Excavators from the National Park Service’s Northeast Archaeological Resources program arrived on Aug. 2, amid blistering heat. And there were other challenges beside the weather. They had to dig in different locations to find the lodge walls. Although they unearthed artifacts, their focus was on finding its foundation.

“What is fascinating is that the house is beautiful, intact and there are so many artifacts there and it is so close to here, but we know nothing about this site where the servants lived,” Christine Nestleroth, an archaeological technician, said. “Archaeology is finally starting to look at the working class through artifacts to see how they lived. This can tell a little bit more about their story, which wasn’t told before.”

Roosevelt lived in the lodge for a year before the main house was finished in 1884. Nestleroth has surmised that T.R. had a good relationship with his servants, based on how close the lodge was to the house.

“I thought the building would be more intact, that we would have a clear outline of the building, she said. “The disorganization we’re finding tells us that there was a lot of fire.”

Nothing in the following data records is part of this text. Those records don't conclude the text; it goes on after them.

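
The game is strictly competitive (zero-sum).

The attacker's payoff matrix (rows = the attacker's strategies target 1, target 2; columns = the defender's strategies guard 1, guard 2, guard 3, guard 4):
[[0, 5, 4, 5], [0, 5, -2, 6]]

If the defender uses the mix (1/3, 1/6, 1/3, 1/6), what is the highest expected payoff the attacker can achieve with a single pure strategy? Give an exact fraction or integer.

3

target 1: (0)·(1/3) + (5)·(1/6) + (4)·(1/3) + (5)·(1/6) = 3.
target 2: (0)·(1/3) + (5)·(1/6) + (-2)·(1/3) + (6)·(1/6) = 7/6.
The best pure response is target 1 with expected payoff 3.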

Using a trowel, Nestleroth worked methodically, crouching inside a three-foot in diameter hole, gently scraping the lodge’s foundation. Pausing to wipe away sweat, she said she was surprised by what she was seeing. “I’ve found a lot of glass melted into shapes I’ve never seen before,” she said. “It’s colorless, amber and aqua. I can tell they might have been beer bottles or medicine bottles, but some look like rocks.”

Rusty nails and shreds of ceramic material, some bearing fingerprints, were also found, Nestleroth said. “This gives us an idea of what ceramics were used then, what people were using who lived here,” she said,  “or [the ceramics] might be something that was passed down.”

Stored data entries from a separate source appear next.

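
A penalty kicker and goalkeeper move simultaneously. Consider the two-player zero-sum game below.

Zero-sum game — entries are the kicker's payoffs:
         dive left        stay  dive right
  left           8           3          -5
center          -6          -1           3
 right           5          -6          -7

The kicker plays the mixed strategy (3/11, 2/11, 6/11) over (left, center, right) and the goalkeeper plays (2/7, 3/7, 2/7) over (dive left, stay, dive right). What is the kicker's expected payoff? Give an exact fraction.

-15/11

Against (2/7, 3/7, 2/7), each row's expected payoff is left: 15/7; center: -9/7; right: -22/7.
Taking the (3/11, 2/11, 6/11)-weighted average: (3/11)·(15/7) + (2/11)·(-9/7) + (6/11)·(-22/7) = -15/11.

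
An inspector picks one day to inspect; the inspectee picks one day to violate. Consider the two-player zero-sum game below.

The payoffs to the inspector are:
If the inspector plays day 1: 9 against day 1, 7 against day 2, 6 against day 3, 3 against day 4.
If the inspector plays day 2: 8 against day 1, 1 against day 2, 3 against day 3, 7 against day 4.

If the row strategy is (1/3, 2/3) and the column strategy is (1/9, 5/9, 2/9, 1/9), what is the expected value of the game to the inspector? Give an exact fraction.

37/9

Against (1/9, 5/9, 2/9, 1/9), each row's expected payoff is day 1: 59/9; day 2: 26/9.
Taking the (1/3, 2/3)-weighted average: (1/3)·(59/9) + (2/3)·(26/9) = 37/9.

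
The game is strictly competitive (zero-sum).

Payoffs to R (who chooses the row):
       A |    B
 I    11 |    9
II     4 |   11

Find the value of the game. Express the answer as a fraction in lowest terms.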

The soil Nestleroth excavated was put into buckets and taken to another member of the team, Jared Muehlbauer, who strained it through a large screen. “This allows for a more streamlined process of collecting the artifacts and placing them in the correct artifact bags,” explained Victoria Cacchione, Sagamore Hill’s interim curator.

Muehlbauer bagged the soil, marking where it was found, as well as any artifacts. “If I find a lot of ceramic, for example,” he said, “that could indicate where the kitchen was.”

What he found wasn’t surprising, he said. It was what he wasn’t finding that was a surprise. Ceramic materials are common in sites like the lodge, but they weren’t finding much. “That’s why we’re excavating in the cellar more,” Muehlbauer said. “Maybe when demolishing the building after the fire, everything was pushed into the cellar to fill a hole. In finding structural materials, like nails, brick and motor, we can’t answer some questions but will answer others.”

Metal detectors were used in the firing range, which was in the woods near the lodge. Personal objects like small toys, shell casings, an arm of a compass, a small medallion and many bullets were found there. “There were so many, we could have been picking up bullets for the next four weeks,” Dukes said.

Roosevelt used the range often, taking friends there because he believed that shooting was a valuable skill. He also brought a son of one of his staff members to the range. “He was weak from asthma when he was a child,” Dukes said, “and attributed his recovery as an adult to being in the woods.”

Roosevelt’s children were known for playing tricks. Once, Dukes said, they hid behind the targets at the range and then surprised their father, who enjoyed the joke.

Jennifer McCann, an archaeological curator, was tasked with cleaning the artifacts, and analyzing and cataloging them before driving back to Massachusetts with the “precious cargo.” Eventually they will be part of the Theodore Roosevelt Museum at the Old Orchard House.

“We found three pieces of a doorknob,” she said. “The fire will make it complicated to date, because they’re altered, but we’ll take it to the lab in Boston. We’ll put it under a microscope and use different light sources.”

McCann added that she was confident that all of the artifacts would be dated — even the doorknob pieces. “We have a team of catalogers that have seen so much,” she said. “It probably matches some of the doorknobs in the house. It’s a neat thing, holding something that someone used every day so long ago.”